Retinitis pigmentosa (RP) affects around 1 in 4000 individuals and represents approximately 25% of cases of vision loss in adults, through death of retinal rod and cone photoreceptor cells. It remains a largely untreatable disease, and research is needed to identify potential targets for therapy. Mutations in 94 different genes have been identified as causing RP, including AGBL5 which encodes the main deglutamylase that regulates and maintains functional levels of cilia tubulin glutamylation, which is essential to initiate ciliogenesis, maintain cilia stability and motility.
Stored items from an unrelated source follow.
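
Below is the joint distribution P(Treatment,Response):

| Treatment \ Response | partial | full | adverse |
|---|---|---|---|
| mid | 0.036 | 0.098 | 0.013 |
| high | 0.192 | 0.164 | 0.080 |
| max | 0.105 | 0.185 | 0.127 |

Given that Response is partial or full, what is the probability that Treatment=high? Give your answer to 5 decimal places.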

In this study we use CRISPR-mutated AGBL5 clonal retinal pigmented epithelial cell lines to characterise the cilia defects and hyperglutamylation in these cells and identify potential targets for treatment. We demonstrate rescue of glutamylation to wild-type levels and restoration of ciliogenesis in AGBL5 mutant cells through exogenous expression of AGBL5, and independently through both stable genomic mutation and transient siRNA knockdown of TTLL5, which encodes a tubulin glutamylase. This identifies two potential routes to treatment for patients with RP associated with mutations in AGBL5 which will need to be explored further in retinal organoid models of this disease.